The CARES Act is a $2.2 trillion fiscal policy response to help American citizens and businesses struggling with the severe impact from the coronavirus pandemic.
The law created several important programs to help provide liquidity to small and midsize businesses to cover payroll or other business expenses. The programs all have a different purpose. To qualify, each program carries its own set of restrictions based on employment size and other variables. Here are three of the biggest:
- Small Business Administration Economic Injury Disaster Loan Assistance
- Paycheck Protection Program
- Emergency relief funding: Midsize businesses
The intention of the new law is to help businesses operating on Main Street, and in some cases that might include some family offices that have a vested interest in developing these communities.
What qualifies as a family office?
Family offices can range from a few single-generation members of a wealthy family with common investment and philanthropic goals, to a multi-generational family with contrasting interests and individual investment objectives. Most family offices combine asset management, cash management, risk management, financial planning, tax, accounting, lifestyle management and other services.
Then there is the question of what constitutes a family office. A couple of years back, the commissioner of the Internal Revenue Service challenged the business expenses taken by a family office named Lender Management, LLC.
The IRS argued that the expenses taken were nonbusiness because the company was only managing family wealth. The case went to tax court, and the family office won the ruling. The court said that the family office was determined to be in a trade or business based on its activities, compensation of employees and family relationship.
Ever since that landmark case, a number of existing or newly created family offices have restructured to act like an advisory firm where revenues are driven based on helping to manage the business portfolio for members of the family or unrelated investors. As investment sophistication increased, the result required employing more people to manage investments, handle investor relations or to just pick up the phone at the front desk.
Coronavirus and its fallout
With the downturn in the economy, these office roles may be most vulnerable to any business slowdown. The progression of the coronavirus has disrupted financial markets and slowed down many operating businesses. Companies managed by family offices, like the rest of the economy, are struggling to pay their employees and cover their weekly expenses.
Adding to the difficulty is that some family offices have not invested in technology that allows for working remotely. As states move to stay-in-place policies, these firms are scrambling to work with outside technology consultants to upgrade systems which is eating through working capital.
It all makes for a challenging environment, and portfolio companies must now decide how to manage their payroll, rent, utilities and other ordinary expenses.

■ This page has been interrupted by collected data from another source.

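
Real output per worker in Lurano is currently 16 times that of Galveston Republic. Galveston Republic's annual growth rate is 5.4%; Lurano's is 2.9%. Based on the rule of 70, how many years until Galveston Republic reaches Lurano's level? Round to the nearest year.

What matters is the difference: 2.5 pp.
Rule of 70 on the gap: the ratio halves every 70/2.5 ≈ 28.00 years.
A 16 times gap closes after 4 halvings: 4 × 28.00 ≈ 112 years.

around 112 years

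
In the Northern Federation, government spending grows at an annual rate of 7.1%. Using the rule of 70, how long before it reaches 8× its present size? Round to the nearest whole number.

around 30 years

Doubling time ≈ 70/7.1 = 9.86 years.
8× is 3 doublings, so 3 × 9.86 ≈ 30 years.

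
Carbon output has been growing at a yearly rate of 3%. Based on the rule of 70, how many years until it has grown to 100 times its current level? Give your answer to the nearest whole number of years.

around 155 years

Doubling time ≈ 70/3 = 23.33 years.
100× is log₂ 100 ≈ 6.64 doublings, so ≈ 6.64 × 23.33 = 155 years.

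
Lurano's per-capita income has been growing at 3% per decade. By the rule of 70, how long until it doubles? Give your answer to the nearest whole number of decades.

Doubling time ≈ 70 / 3 = 23.33 decades.

23 decades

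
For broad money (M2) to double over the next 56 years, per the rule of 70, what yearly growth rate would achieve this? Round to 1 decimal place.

70 / 56 ≈ 1.25, so about 1.3% per year.

about 1.3%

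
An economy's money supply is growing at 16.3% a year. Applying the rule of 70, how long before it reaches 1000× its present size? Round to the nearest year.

approximately 43 years

Doubling time ≈ 70/16.3 = 4.29 years.
Reaching 1000× takes log₂(1000) ≈ 9.97 doublings.
9.97 × 4.29 ≈ 43 years.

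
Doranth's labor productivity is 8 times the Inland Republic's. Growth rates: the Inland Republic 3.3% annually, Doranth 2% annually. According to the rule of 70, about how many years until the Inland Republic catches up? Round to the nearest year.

162 years

What matters is the difference: 1.3 pp.
Rule of 70 on the gap: the ratio halves every 70/1.3 ≈ 53.85 years.
An 8 times gap closes after 3 halvings: 3 × 53.85 ≈ 162 years.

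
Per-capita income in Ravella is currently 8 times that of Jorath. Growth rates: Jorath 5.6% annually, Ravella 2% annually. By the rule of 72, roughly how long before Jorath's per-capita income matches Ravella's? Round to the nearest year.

60 years

What matters is the difference: 3.6 pp.
Rule of 72 on the gap: the ratio halves every 72/3.6 ≈ 20.00 years.
An 8 times gap closes after 3 halvings: 3 × 20.00 ≈ 60 years.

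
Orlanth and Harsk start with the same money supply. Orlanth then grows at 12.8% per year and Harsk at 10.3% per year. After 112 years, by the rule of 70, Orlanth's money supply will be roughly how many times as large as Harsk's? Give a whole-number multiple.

Only the 2.5-point difference matters.
70/2.5 ≈ 28.00 years per doubling of the ratio; 112 years gives 4.00 doublings, so ≈ 16×.

roughly 16 times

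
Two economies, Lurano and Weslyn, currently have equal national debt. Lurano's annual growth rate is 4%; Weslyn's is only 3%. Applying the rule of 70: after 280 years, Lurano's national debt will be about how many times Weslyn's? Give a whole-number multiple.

approximately 16 times

Lurano pulls ahead at 1 pp per year, so the ratio doubles every 70/1 ≈ 70.00 years.
In 280 years that's 4.00 doublings: 2^4.00 ≈ 16.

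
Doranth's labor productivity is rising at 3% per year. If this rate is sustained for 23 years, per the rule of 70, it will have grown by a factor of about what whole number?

Doubling time ≈ 70/3 = 23.33 years.
23/23.33 ≈ 1 doubling, so about 2^1 = 2×.

around 2 times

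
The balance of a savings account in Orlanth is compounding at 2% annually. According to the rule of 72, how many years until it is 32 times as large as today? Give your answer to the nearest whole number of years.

Doubling time ≈ 72/2 = 36.00 years.
Getting to 32× needs 5 doublings: 5 × 36.00 ≈ 180 years.

around 180 years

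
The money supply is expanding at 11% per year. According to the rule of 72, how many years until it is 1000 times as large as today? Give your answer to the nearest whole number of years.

≈ 65 years

Doubling time ≈ 72/11 = 6.55 years.
Reaching 1000× takes log₂(1000) ≈ 9.97 doublings.
9.97 × 6.55 ≈ 65 years.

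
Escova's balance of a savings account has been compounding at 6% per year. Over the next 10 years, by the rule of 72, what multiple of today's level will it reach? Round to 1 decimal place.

Doubling time ≈ 72/6 = 12.00 years.
10 years / 12.00 ≈ 0.83 doublings → factor 2^0.83 ≈ 1.8.

about 1.8 times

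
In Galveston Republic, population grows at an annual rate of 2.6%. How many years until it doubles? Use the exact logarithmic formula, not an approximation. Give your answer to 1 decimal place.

t = ln(2) / ln(1 + 0.026) = 0.6931 / 0.025668 ≈ 27.00.

27.0 years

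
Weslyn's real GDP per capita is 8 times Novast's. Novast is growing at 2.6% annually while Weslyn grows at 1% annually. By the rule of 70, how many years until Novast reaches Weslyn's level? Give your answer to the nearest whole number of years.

What matters is the difference: 1.6 pp.
Rule of 70 on the gap: the ratio halves every 70/1.6 ≈ 43.75 years.
An 8 times gap closes after 3 halvings: 3 × 43.75 ≈ 131 years.

131 years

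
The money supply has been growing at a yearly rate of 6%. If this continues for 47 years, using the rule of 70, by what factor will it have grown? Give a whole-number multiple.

about 16 times

Doubling time ≈ 70/6 = 11.67 years.
47/11.67 ≈ 4 doublings, so about 2^4 = 16×.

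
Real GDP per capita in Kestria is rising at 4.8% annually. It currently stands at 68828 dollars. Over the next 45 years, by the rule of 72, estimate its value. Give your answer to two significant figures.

550000 dollars

It doubles every 72/4.8 ≈ 15.00 years, so 45 years is 3.00 doublings.
2^3.00 ≈ 8.00; 68828 × 8.00 ≈ 550000 dollars.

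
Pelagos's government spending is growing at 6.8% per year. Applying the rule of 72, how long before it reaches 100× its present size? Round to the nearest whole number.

One doubling takes 72/6.8 = 10.59 years.
Reaching 100× takes log₂(100) ≈ 6.64 doublings.
6.64 × 10.59 ≈ 70 years.

≈ 70 years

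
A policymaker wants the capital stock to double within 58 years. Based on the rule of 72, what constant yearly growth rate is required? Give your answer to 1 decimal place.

roughly 1.2% per year

72 / 58 ≈ 1.24, so about 1.2% per year.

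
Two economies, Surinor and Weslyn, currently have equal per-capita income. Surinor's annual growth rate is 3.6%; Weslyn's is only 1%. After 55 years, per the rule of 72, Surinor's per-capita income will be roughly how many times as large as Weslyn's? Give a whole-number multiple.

roughly 4 times

Rate gap = 3.6% − 1% = 2.6 points.
The ratio doubles every 72/2.6 ≈ 27.69 years.
55/27.69 ≈ 1.99 doublings → ratio ≈ 2^1.99 ≈ 4.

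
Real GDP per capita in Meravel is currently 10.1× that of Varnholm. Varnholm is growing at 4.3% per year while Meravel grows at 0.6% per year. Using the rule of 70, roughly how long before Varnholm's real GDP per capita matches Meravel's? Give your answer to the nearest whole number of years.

What matters is the difference: 3.7 pp.
Rule of 70 on the gap: the ratio halves every 70/3.7 ≈ 18.92 years.
A 10.1× gap takes log₂(10.1) ≈ 3.34 halvings to close: 3.34 × 18.92 ≈ 63 years.

≈ 63 years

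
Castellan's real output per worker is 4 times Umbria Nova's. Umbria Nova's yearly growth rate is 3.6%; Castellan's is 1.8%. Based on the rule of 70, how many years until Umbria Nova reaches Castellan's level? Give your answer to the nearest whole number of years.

The growth-rate gap is 3.6% − 1.8% = 1.8 percentage points.
So the ratio between them halves every 70/1.8 ≈ 38.89 years.
A 4 times gap closes after 2 halvings: 2 × 38.89 ≈ 78 years.

≈ 78 years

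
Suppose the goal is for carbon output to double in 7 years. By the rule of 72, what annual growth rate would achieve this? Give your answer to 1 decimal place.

approximately 10.3% a year

72 / 7 ≈ 10.29, so about 10.3% a year.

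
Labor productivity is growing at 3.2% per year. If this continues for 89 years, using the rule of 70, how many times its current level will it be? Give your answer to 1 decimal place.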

That’s where the stimulus loan measures come in. Now, in terms of annual revenues and employment count, some portfolio companies might be classified as a small business under the Small Business Administration. And they could be eligible for loans under the CARES Act.
A critical measure comes down to who is considered an employee, especially with the rise of direct investing by family offices in recent years. These offices are now acting as if they are private equity funds, where they perform the due diligence and sourcing without using an outside adviser.
For a diversified family office with investments in operating businesses, the SBA requires applicants to aggregate their operations with those of any affiliates. An affiliate relationship exists when one business controls or has the power to control another. Companies owned by family offices may be considered affiliated when all the other operating companies and employee numbers are combined.
If the total employee threshold is exceeded—in the case of the Paycheck Protection Program, that number is 500 employees—the family office or operating companies may not qualify for the SBA lending options. Unless policy makers come up with another option, this will be one tough uphill climb.
Other financial services participants like private equity, venture capital and hedge funds are facing similar issues. There are reports that Nancy Pelosi, the speaker of the House, is pushing to remove these restrictions.
A careful analysis of the small business size standards according to the SBA and associated affiliate rules will need to be completed by legal counsel and a qualified lender to confirm eligibility to apply for these loans.
Family offices that are struggling to manage and grow their business portfolio in local communities should consider applying for the SBA loan programs under the CARES Act as a way to help to keep the boat afloat in choppy waters.